Grande attenzione sarà dedicata anche all’educazione digitale. In un contesto in cui la vita dei ragazzi si sviluppa sempre più anche online, diventa fondamentale promuovere un uso consapevole delle tecnologie, aiutando gli studenti a riconoscere i fenomeni di odio, violenza e sopraffazione che possono manifestarsi sul web.

L’Osservatorio lavorerà attraverso attività di prevenzione, formazione e progettazione, mettendo a disposizione delle scuole strumenti e metodologie già sperimentati a livello nazionale e sviluppando nuove iniziative rivolte a studenti, famiglie e operatori.

Ascoltare i giovani per costruire il futuro

Durante la presentazione del protocollo, Alessandra De Febis ha richiamato l’attenzione sull’importanza dell’ascolto delle nuove generazioni.

“I ragazzi hanno bisogno di essere ascoltati e vogliono tornare al centro dell’attenzione. Ricevo quotidianamente molte richieste di aiuto perché non si sentono ascoltati.”

Un messaggio che evidenzia quanto la prevenzione passi anche dalla capacità degli adulti e delle istituzioni di creare spazi di dialogo, fiducia e partecipazione.
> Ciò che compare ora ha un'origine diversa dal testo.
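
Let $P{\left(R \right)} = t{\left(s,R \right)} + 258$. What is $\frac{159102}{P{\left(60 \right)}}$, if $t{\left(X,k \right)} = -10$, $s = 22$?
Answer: $\frac{79551}{124} \approx 641.54$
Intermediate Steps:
$P{\left(R \right)} = 248$ ($P{\left(R \right)} = -10 + 258 = 248$)
$\frac{159102}{P{\left(60 \right)}} = \frac{159102}{248} = 159102 \cdot \frac{1}{248} = \frac{79551}{124}$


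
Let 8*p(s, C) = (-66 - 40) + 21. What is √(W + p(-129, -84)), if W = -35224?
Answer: I*√563754/4 ≈ 187.71*I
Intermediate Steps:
p(s, C) = -85/8 (p(s, C) = ((-66 - 40) + 21)/8 = (-106 + 21)/8 = (⅛)*(-85) = -85/8)
√(W + p(-129, -84)) = √(-35224 - 85/8) = √(-281877/8) = I*√563754/4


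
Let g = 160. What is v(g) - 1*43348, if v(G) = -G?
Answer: -43508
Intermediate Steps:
v(g) - 1*43348 = -1*160 - 1*43348 = -160 - 43348 = -43508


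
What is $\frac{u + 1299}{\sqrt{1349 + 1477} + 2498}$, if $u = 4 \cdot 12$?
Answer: $\frac{1682403}{3118589} - \frac{4041 \sqrt{314}}{6237178} \approx 0.528$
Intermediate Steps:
$u = 48$
$\frac{u + 1299}{\sqrt{1349 + 1477} + 2498} = \frac{48 + 1299}{\sqrt{1349 + 1477} + 2498} = \frac{1347}{\sqrt{2826} + 2498} = \frac{1347}{3 \sqrt{314} + 2498} = \frac{1347}{2498 + 3 \sqrt{314}}$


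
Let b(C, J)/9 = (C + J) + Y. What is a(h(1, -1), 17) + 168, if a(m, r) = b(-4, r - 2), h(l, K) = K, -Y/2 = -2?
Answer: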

L’esempio dei campioni come strumento educativo

Nel suo intervento, il presidente dell’Osservatorio Nazionale Bullismo e Disagio Giovanile, Luca Massacesi, ha illustrato uno degli elementi distintivi del modello promosso dall’ONBD.

Siamo partiti dall’esempio di 20 campioni olimpici che stanno programmando attività attraverso le quali donano la loro esperienza per parlare ai giovani, che sicuramente si prestano a un ascolto più con il cuore che con le orecchie. Noi dobbiamo dare l’esempio come adulti e, per questo, abbiamo scelto i campioni olimpici.”

Massacesi ha inoltre sottolineato come il percorso che conduce a una medaglia olimpica rappresenti un esempio concreto di resilienza, sacrificio, impegno e capacità di perseguire i propri obiettivi, valori che possono contribuire a restituire ai giovani fiducia, motivazione e nuovi orizzonti.

Un impegno condiviso per il benessere delle nuove generazioni

La firma del protocollo rappresenta l’avvio di una collaborazione destinata a consolidarsi nel tempo, con l’obiettivo di trasformare il dialogo tra le istituzioni in azioni concrete a favore dei giovani.

Attraverso il coinvolgimento delle scuole, delle famiglie, dei professionisti e del mondo associativo, l’Osservatorio regionale sul Bullismo e sul Disagio Giovanile punta a costruire una rete capace di promuovere la cultura della prevenzione, l’educazione digitale e il sostegno alle nuove generazioni, rafforzando il lavoro già svolto a livello nazionale dall’Osservatorio Nazionale sul Bullismo e sul Disagio Giovanile.